Etwa 50 Menschen bei Flammeninferno getötet
Offenbar viele Tote bei Brand auf indischer Ölplattform

Bei einem verheerenden Feuer auf einer Ölplattform sind am Mittwoch vor der Westküste Indiens möglicherweise etwa 50 Menschen ums Leben gekommen. Nach offiziellen Angaben wurden drei Tote geborgen. 45 Menschen würden noch vermisst, teilte die Küstenwache am Abend mit.

HB NEU DELHI. Insgesamt konnten 331 Menschen unter teils dramatischen Umständen gerettet werden. Zunächst waren bis zu 200 Todesopfer befürchtet worden. Die Förderinsel war bei dem Brand völlig zerstört worden und gesunken.

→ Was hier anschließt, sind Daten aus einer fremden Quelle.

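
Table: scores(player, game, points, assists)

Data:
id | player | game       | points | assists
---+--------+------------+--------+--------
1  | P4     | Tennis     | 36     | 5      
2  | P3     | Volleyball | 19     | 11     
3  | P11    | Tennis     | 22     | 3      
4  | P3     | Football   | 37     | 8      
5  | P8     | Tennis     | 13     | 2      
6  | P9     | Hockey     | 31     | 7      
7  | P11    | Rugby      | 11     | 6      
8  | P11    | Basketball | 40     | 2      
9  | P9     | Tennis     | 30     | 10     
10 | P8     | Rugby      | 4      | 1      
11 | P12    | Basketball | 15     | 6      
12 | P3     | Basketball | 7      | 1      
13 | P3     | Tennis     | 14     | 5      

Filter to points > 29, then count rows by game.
SELECT game, COUNT(*)
FROM scores
WHERE points > 29
GROUP BY game

Note: WHERE filters rows before grouping.

Result:
  Basketball: 1
  Football: 1
  Hockey: 1
  Tennis: 2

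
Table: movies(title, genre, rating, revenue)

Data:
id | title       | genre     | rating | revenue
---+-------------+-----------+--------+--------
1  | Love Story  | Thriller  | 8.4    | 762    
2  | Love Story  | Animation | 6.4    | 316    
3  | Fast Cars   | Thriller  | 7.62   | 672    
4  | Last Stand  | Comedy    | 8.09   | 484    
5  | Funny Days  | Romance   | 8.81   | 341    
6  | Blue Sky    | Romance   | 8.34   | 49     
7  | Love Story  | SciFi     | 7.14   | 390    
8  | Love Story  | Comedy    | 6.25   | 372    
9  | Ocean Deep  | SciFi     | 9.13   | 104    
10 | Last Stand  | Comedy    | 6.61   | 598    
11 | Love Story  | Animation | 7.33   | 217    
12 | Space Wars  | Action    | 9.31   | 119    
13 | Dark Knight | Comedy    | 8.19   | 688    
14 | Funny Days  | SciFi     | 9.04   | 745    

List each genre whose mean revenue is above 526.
SELECT genre, AVG(revenue)
FROM movies
GROUP BY genre
HAVING AVG(revenue) > 526

Result:
  Comedy: avg=535.50
  Thriller: avg=717.00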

Der indische Ölminister Mani Shankar Aiyer sagte, einige Arbeiter hätten es geschafft, dem Inferno auf Rettungsbooten zu entkommen. Andere seien in Panik ins Meer gesprungen. Auf einer angrenzenden Plattform sei ebenfalls ein Feuer ausgebrochen. „Es gab ein verheerendes Feuer, und die Plattform wurde komplett zerstört“, sagte Aiyer auf einer Pressekonferenz in Delhi.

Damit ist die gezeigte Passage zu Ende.